In any healthy marriage, it is important to seek out help when things are not going the way you want them to. All couples encounter difficulties at some point in the marriage. Looking for a marriage counselor can be a daunting task. You are struggling and want someone to help but you might not know where to start. How do you know if someone is going to be able to help your marriage? If you go to a counselor that doesn’t have the right skills, it could end up doing more harm than good. Here are some questions to ask when interviewing potential marriage counselors.

Ask what their training is: make sure it’s not just in mental health counseling but that they have additional training in marriage and family therapy. The skill sets for individual and marriage counseling are very different and you want to make sure that your therapist has training specific to couples.

Ask what percentage of their practice is made up of couples. For example, my practice is made up of about 85 percent couples. You don’t want someone who sees less than 50 percent. A lot of counselors will say they do marriage counseling but don’t like to or hardly see couples. This person may not have adequate experience to deal with the difficulties in your marriage.
 
Ask how long they have been doing couples counseling. I would recommend seeing someone who has specifically worked with couples for at least 3 to 5 years or longer.

You also have to examine how you feel when you are talking to the person. Are they kind? Courteous? Receptive? Do they take the time to answer your questions? Counseling is also about the relationship so you have to feel comfortable with the person you choose. 

Here is an article from William J. Doherty, Author of Take Back Your Marriage on the do’s and don’ts of good marriage counseling.

Do’s of Good Marriage Counseling

  • The therapist is caring and compassionate to both of you.

  • The therapist actively tries to help your marriage and communicates hope that you solve your marital problems. This goes beyond just clarifying your problems.

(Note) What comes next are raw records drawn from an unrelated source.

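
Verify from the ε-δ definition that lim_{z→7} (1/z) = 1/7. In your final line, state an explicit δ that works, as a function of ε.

δ = min(7/2, (49/2)ε)

Let ε > 0 be given. We seek δ > 0 such that 0 < |z − 7| < δ implies |1/z − (1/7)| < ε.
|1/z − (1/7)| = |7 − z|/(7·|z|) = |z − 7|/(7|z|).
Restrict δ ≤ 7/2. Then |z − 7| < 7/2 gives |z| > 7/2, so 7|z| > 49/2.
Then |1/z − (1/7)| < |z − 7|/(49/2), which is < ε when |z − 7| < (49/2)ε.
Take δ = min(7/2, (49/2)ε). Then 0 < |z − 7| < δ gives both |z − 7| < 7/2 and |z − 7| < (49/2)ε, so |1/z − (1/7)| < ε.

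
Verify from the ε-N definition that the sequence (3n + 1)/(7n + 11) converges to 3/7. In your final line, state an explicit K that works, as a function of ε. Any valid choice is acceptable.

K = (26/49)/ε

Let ε > 0 be given. For n ≥ 1, |(3n + 1)/(7n + 11) − (3/7)| = |-26|/(7(7n + 11)) = 26/(7(7n + 11)).
Since 7n + 11 ≥ 7n for n ≥ 1, this is ≤ 26/(7·7n) = (26/49)/n.
So |(3n + 1)/(7n + 11) − (3/7)| < ε whenever n > (26/49)/ε.
Take K = (26/49)/ε. If n > K then |(3n + 1)/(7n + 11) − (3/7)| ≤ (26/49)/n < ε.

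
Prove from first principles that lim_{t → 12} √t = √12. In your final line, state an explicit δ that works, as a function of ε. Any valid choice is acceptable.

Fix ε > 0. We want δ > 0 such that 0 < |t − 12| < δ implies |√t − √12| < ε.
Multiplying by the conjugate, |√t − √12| = |t − 12|/(√t + √12).
Restrict δ ≤ 12 so that |t − 12| < 12 forces t > 0, and then √t + √12 > √12.
Hence |√t − √12| < |t − 12|/√12, which is < ε once |t − 12| < √12·ε.
Take δ = min(12, √12·ε). If 0 < |t − 12| < δ then t > 0 and |√t − √12| < |t − 12|/√12 < ε.

δ = min(12, √12·ε)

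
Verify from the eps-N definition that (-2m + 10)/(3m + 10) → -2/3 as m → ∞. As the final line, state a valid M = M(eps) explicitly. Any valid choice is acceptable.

M = (50/9)/eps

Let eps > 0 be given. For m ≥ 1, |(-2m + 10)/(3m + 10) + 2/3| = |50|/(3(3m + 10)) = 50/(3(3m + 10)).
Since 3m + 10 ≥ 3m for m ≥ 1, this is ≤ 50/(3·3m) = (50/9)/m.
So |(-2m + 10)/(3m + 10) + 2/3| < eps whenever m > (50/9)/eps.
Take M = (50/9)/eps. If m > M then |(-2m + 10)/(3m + 10) + 2/3| ≤ (50/9)/m < eps.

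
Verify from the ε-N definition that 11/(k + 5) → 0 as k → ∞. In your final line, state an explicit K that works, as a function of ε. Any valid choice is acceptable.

Let ε > 0. For k ≥ 1, |11/(k + 5) − 0| = 11/(k + 5) ≤ 11/k.
We need 11/k < ε, i.e. k > 11/ε.
Take K = 11/ε. If k > K then |11/(k + 5)| ≤ 11/k < ε.

K = 11/ε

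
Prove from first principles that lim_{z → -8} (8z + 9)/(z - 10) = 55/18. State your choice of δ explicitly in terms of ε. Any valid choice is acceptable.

δ = min(9, (162/89)ε)

Let ε > 0 be given. We want δ > 0 with 0 < |z + 8| < δ ⇒ |(8z + 9)/(z - 10) − (55/18)| < ε.
Combining over a common denominator, (8z + 9)/(z - 10) − (55/18) = [(8z + 9)·(-18) − (-55)·(z - 10)] / [(-18)·(z - 10)] = -89(z + 8) / ((-18)(z - 10)).
So |(8z + 9)/(z - 10) − (55/18)| = 89|z + 8| / (18·|z − 10|).
Require δ ≤ 9, so |z − 10| ≥ |-18| − |z + 8| > 18 − 9 = 9.
Hence |(8z + 9)/(z - 10) − (55/18)| < 89|z + 8|/(18·9) = (89/162)|z + 8|, which is < ε once |z + 8| < (162/89)ε.
Take δ = min(9, (162/89)ε). Then 0 < |z + 8| < δ forces both bounds, so |(8z + 9)/(z - 10) − (55/18)| < ε.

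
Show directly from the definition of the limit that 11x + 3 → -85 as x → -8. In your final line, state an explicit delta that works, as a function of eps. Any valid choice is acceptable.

Let eps > 0 be given. We need delta > 0 so that 0 < |x + 8| < delta implies |(11x + 3) + 85| < eps.
Since (11x + 3) + 85 = 11(x + 8), we have |(11x + 3) + 85| = 11|x + 8|.
Thus it suffices that |x + 8| < eps/11.
Take delta = eps/11. If 0 < |x + 8| < delta then |(11x + 3) + 85| = 11|x + 8| < 11·(eps/11) = eps.

delta = eps/11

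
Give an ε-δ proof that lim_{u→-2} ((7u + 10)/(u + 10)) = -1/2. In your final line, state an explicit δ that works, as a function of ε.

δ = min(4, (8/15)ε)

Suppose ε > 0. We want δ > 0 with 0 < |u + 2| < δ ⇒ |(7u + 10)/(u + 10) + 1/2| < ε.
Combining over a common denominator, (7u + 10)/(u + 10) + 1/2 = [(7u + 10)·8 − (-4)·(u + 10)] / [8·(u + 10)] = 60(u + 2) / (8(u + 10)).
So |(7u + 10)/(u + 10) + 1/2| = 60|u + 2| / (8·|u + 10|).
Restrict δ ≤ 4. Then |u + 2| < 4 gives |u + 10| = |(u + 2) + 8| ≥ 8 − 4 = 4.
Hence |(7u + 10)/(u + 10) + 1/2| < 60|u + 2|/(8·4) = (15/8)|u + 2|, which is < ε once |u + 2| < (8/15)ε.
Take δ = min(4, (8/15)ε). Then 0 < |u + 2| < δ forces both bounds, so |(7u + 10)/(u + 10) + 1/2| < ε.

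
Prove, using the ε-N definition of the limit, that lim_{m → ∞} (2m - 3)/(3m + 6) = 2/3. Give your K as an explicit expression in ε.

Let ε > 0 be given. For m ≥ 1, |(2m - 3)/(3m + 6) − (2/3)| = |-21|/(3(3m + 6)) = 21/(3(3m + 6)).
Since 3m + 6 ≥ 3m for m ≥ 1, this is ≤ 21/(3·3m) = (7/3)/m.
So |(2m - 3)/(3m + 6) − (2/3)| < ε whenever m > (7/3)/ε.
Take K = (7/3)/ε. If m > K then |(2m - 3)/(3m + 6) − (2/3)| ≤ (7/3)/m < ε.

K = (7/3)/ε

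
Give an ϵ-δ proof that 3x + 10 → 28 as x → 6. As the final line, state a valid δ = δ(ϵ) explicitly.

Fix ϵ > 0. We need δ > 0 so that 0 < |x − 6| < δ implies |(3x + 10) − 28| < ϵ.
Since (3x + 10) − 28 = 3(x − 6), we have |(3x + 10) − 28| = 3|x − 6|.
So 3|x − 6| < ϵ exactly when |x − 6| < ϵ/3.
Take δ = ϵ/3. If 0 < |x − 6| < δ then |(3x + 10) − 28| = 3|x − 6| < 3·(ϵ/3) = ϵ.

δ = ϵ/3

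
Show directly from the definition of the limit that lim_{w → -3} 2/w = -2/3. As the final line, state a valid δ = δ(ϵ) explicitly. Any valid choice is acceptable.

Suppose ϵ > 0. We seek δ > 0 such that 0 < |w + 3| < δ implies |2/w + 2/3| < ϵ.
|2/w + 2/3| = 2·|-3 − w|/(3·|w|) = 2|w + 3|/(3|w|).
Restrict δ ≤ 3/2. Then |w + 3| < 3/2 gives |w| > 3/2, so 3|w| > 9/2.
Then |2/w + 2/3| < 2|w + 3|/(9/2), which is < ϵ when |w + 3| < (9/4)ϵ.
Take δ = min(3/2, (9/4)ϵ). Then 0 < |w + 3| < δ gives both |w + 3| < 3/2 and |w + 3| < (9/4)ϵ, so |2/w + 2/3| < ϵ.

δ = min(3/2, (9/4)ϵ)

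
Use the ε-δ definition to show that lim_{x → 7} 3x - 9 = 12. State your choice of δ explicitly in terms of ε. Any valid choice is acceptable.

Let ε > 0. We need δ > 0 so that 0 < |x − 7| < δ implies |(3x - 9) − 12| < ε.
Since (3x - 9) − 12 = 3(x − 7), we have |(3x - 9) − 12| = 3|x − 7|.
Thus it suffices that |x − 7| < ε/3.
Take δ = ε/3. If 0 < |x − 7| < δ then |(3x - 9) − 12| = 3|x − 7| < 3·(ε/3) = ε.

δ = ε/3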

  • The therapist is active in structuring the session.

  • The therapist offers reasonable and helpful perspectives to help you understand the sources of your problems.

  • The therapist challenges each of you about your contributions to the problems and about your capacity to make individual changes to resolve the problems.

  • The therapist offers specific strategies for changing your relationship, and coaches you on how to use them.

  • The therapist is alert to individual matters such as depression, alcoholism, and medical illness that might be influencing your marital problems.

  • The therapist is alert to the problem of physical abuse and assesses in individual meetings whether there is danger to one of the spouses.

Don’ts of Bad Marriage Counseling

  • The therapist does not take sides.

  • The therapist does not permit you and your spouse to interrupt each other, talk over each other, or speak for the other person.

  • The therapist does not let you and your spouse engage in repeated angry exchanges during the session.

  • Although the therapist may explore how your family-of-origin backgrounds influence your problems, the focus is on how to deal with your current marital problems rather than just on insight into how you developed these problems.

  • The therapist does not assume that there are certain ways that men and women should behave according to their gender in marriage.